Last night I drove my kid to and from volleyball practice in what most people (who aren't Canadians*) might call a small blizzard.  By the time we arrived home, there was six inches of snow in my driveway waiting for my attention.  Joy.  But out there shoveling in the stillness, with nothing but my own breathing in my ears and the scraping of the shovel and the snowflakes taking their leisurely time drifting to the ground for company, I took a moment to appreciate all the loveliness of winter.  Gawd I love the snow, even sometimes** when I'm knee-deep shoveling it.

While I just enjoy the peacefulness of the season, Daryn gets all misty and nostalgic for skiing.  For the love of skiing.  It's been more than a while since he hit the hills with any kind of ferocity, but this kind of weather ~ all this fresh powder! ~ makes him wistful and starry-eyed about strapping two toothpicks to his feet and throwing himself off a mountain.  I don't share his love of skiing (reference my description in the previous sentence for the gist of my personal feelings on the matter) but I DO have a healthy respect for après ski.  I looooove après ski, especially in beautifully designed, beautifully decorated ski chalets.  So in celebration of the season and of the new snowfall, this Inspiration Gallery is dedicated to all things chalet chic.  Enjoy the tour!

It's the roaring fireplace that plucks my heartstrings.

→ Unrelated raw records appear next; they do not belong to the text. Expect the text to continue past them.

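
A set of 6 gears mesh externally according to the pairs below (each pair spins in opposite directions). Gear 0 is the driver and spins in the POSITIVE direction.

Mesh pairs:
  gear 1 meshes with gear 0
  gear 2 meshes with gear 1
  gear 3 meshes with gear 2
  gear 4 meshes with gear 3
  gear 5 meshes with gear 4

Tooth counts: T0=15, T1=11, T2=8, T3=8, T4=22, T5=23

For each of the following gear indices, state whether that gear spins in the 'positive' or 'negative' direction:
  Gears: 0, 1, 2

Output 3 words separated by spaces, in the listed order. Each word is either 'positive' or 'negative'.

Gear 0 (driver): positive (depth 0)
  gear 1: meshes with gear 0 -> depth 1 -> negative (opposite of gear 0)
  gear 2: meshes with gear 1 -> depth 2 -> positive (opposite of gear 1)
  gear 3: meshes with gear 2 -> depth 3 -> negative (opposite of gear 2)
  gear 4: meshes with gear 3 -> depth 4 -> positive (opposite of gear 3)
  gear 5: meshes with gear 4 -> depth 5 -> negative (opposite of gear 4)
Queried indices 0, 1, 2 -> positive, negative, positive

Answer: positive negative positive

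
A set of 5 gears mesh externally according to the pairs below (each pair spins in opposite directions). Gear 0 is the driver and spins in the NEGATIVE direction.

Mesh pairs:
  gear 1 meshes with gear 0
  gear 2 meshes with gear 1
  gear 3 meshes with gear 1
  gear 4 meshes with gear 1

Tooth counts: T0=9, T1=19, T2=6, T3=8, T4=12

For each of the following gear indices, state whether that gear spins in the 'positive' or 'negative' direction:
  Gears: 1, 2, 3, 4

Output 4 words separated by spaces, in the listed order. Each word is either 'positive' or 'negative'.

Gear 0 (driver): negative (depth 0)
  gear 1: meshes with gear 0 -> depth 1 -> positive (opposite of gear 0)
  gear 2: meshes with gear 1 -> depth 2 -> negative (opposite of gear 1)
  gear 3: meshes with gear 1 -> depth 2 -> negative (opposite of gear 1)
  gear 4: meshes with gear 1 -> depth 2 -> negative (opposite of gear 1)
Queried indices 1, 2, 3, 4 -> positive, negative, negative, negative

Answer: positive negative negative negative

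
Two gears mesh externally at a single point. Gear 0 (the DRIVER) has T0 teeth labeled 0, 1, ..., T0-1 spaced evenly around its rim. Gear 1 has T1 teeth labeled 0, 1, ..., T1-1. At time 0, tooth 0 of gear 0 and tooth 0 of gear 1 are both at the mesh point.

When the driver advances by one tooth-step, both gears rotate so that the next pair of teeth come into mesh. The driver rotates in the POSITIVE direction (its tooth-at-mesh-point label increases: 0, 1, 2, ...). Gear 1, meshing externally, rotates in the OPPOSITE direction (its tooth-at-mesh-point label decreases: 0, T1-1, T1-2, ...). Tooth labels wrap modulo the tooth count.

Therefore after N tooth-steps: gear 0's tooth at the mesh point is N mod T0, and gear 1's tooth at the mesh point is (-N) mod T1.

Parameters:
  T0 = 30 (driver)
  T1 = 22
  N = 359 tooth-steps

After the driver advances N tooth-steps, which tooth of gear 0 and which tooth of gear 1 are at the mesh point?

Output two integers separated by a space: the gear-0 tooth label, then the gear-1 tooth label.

Answer: 29 15

Derivation:
Gear 0 (driver, T0=30): tooth at mesh = N mod T0
  359 = 11 * 30 + 29, so 359 mod 30 = 29
  gear 0 tooth = 29
Gear 1 (driven, T1=22): tooth at mesh = (-N) mod T1
  359 = 16 * 22 + 7, so 359 mod 22 = 7
  (-359) mod 22 = (-7) mod 22 = 22 - 7 = 15
Mesh after 359 steps: gear-0 tooth 29 meets gear-1 tooth 15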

That, and those funky little stools with the deer legs. This traditional chalet living room just screams "hot toddy" and "woolen socks". All over, love.
via here
The view is spectacular through those windows, but it's the spare furnishings, apex ceiling and natural references that make this room work, and work beautifully.  I could happily not-ski here for weeks at a time!
image by Peter Bennetts, via here
How much do those exposed wooden beams, that fireplace and those linens call to me? Like 9-1-1.
via here
Mid-century modern isn't a flavour I usually associate with ski chalets, but the string-backed chairs and curvilinear coffee table allow the spectacular view take centre stage, while the boxy couches compliment the windows. The fur throws are just the icing on a sweet, sweet cake.
image by Francois Halard, via here
It's not your traditional ski chalet but it definitely works. The clean lines, sleek furnishings and neutral colour palette are restful and comforting, while the pops of colour in the dining chairs and artwork add life to the quiet space.
image by Peter Sellar, via here
The stone fireplace and beamed ceiling are du rigeur for a chalet, but the bold, deep grey on the walls and iron accents give it more character than a traditional chalet. White furniture keeps it crisp while pops of red add additional warmth.
via here
More of a lodge than a chalet, and definitely a villa rather than a single-family home, this venue still offers everything you might want in ski-vacation-decor: low-slung, comfortable furniture, moody lighting, furs and fine appointments, and windows that go on forever.  I {heart}.
from here, via here
Last but certainly not least, this uber-modern chalet is uber-stylish. Black shelving, drapery and accessories add drama, natural wood walls and ceiling keep the room grounded in nature, and the orange couches? Well, THEY are the showstoppers. The cardboard "taxidermy" above the fireplace is the perfect touch of levity to ensure this glamorous room doesn't take itself too seriously. Now I just have to figure out how to get there ASAP ...
via here

* I also consider this to be a blizzard, though I don't intend to denounce my citizenship any time soon.  Many subscribe to the "great white north" version of our national identity; I do not.  I love snow, but mostly from the comfort of my toasty warm house, and I'm not ashamed to admit it: I have no pride around this issue that I'm aware of.  I get cold in temperatures above zero degrees, I don't drink Labatt's beer and I am sort of afraid of beavers!  I AM CANADIAN!!
** "Sometimes" might be an overstatement. "Once or twice" is probably more accurate.